A slight atomic adjustment creates a cone-like “chimney” between the graphene and nanotube to give heat a way to escape

Nanochimney

Cooling and other issues derived from scaling continue to obstruct nanoelectronics from reaching their full disruptive potential. Preventing the heat build-up at the nanoscale from damaging embedded electronics remains challenging, but researchers from Rice University determined that a few nanoscale adjustments enable graphene-carbon nanotube junctions to excel at transferring heat away from nanoelectronics and preventing structural damage.

In theory, all it takes is building a cone-like “chimney” between the graphene and nanotube to give heat a way to escape. That’s what Rice University theoretical physicist Boris Yakobson claims in a research paper published in the American Chemical Society’s Journal of Physical Chemistry C.

Graphene nanotubes, like carbon nanotubes, excel at rapidly transferring electricity and phonons — atoms or molecules in condensed matter that collectively behave in an excitation state to create physical properties like electrical conductivity. Both types of nanotubes consist of six-atom rings that form a chicken wire-like mesh, but when a nanotube is grown from the graphene itself, the atoms create a seven-sided heptagonal ring that’s excellent for storing hydrogen for energy applications but scatters phonons and restricts the release of heat.

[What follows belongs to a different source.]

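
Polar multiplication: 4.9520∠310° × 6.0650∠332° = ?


r = 4.9520 * 6.0650 = 30.0339
theta = 310° + 332° = 642° = 282° (mod 360)

30.0339 cis(282°)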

Yakobson and his team discovered — by way of simulation — that removing atoms from specific points in the two-dimensional graphene base forces a cone to form between the graphene and the nanotube. The resulting geometric properties require the same number of total heptagons and leave a clear path for the dissipation of heat from nanoelectronics.

“Our interest in advancing new applications for low-dimensional carbon — fullerenes, nanotubes, and graphene — is broad,” Yakobson said. The “chimneys” may be used as building blocks to fill three-dimensional spaces with different designs, “creating anisotropic, non-uniform scaffolds with properties that none of the current bulk materials have. In this case, we studied a combination of nanotubes and graphene, connected by cones, motivated by seeing such shapes obtained in our colleagues’ experimental labs.”

The Rice team’s simulation tested phonon conduction using free-standing nanotubes, pillared graphene, and nano-chimneys with a cone radius of 20 or 40 angstroms. Each offered a different degree of conductivity. The pillar graphene was 20% less conductive than plain nanotubes, while the 20-angstrom nano-chimneys were as conductive as the plain nanotubes. The nano-chimney whose diameter measured 40 angstroms offered a 20% improvement over the nanotubes.

“The tunability of such structures is virtually limitless, stemming from the vast combinatorial possibilities of arranging the elementary modules,” said Alex Kutana, a Rice research scientist and co-author of the study. “The actual challenge is to find the most useful structures, given a vast number of possibilities, and then make them in the lab reliably.”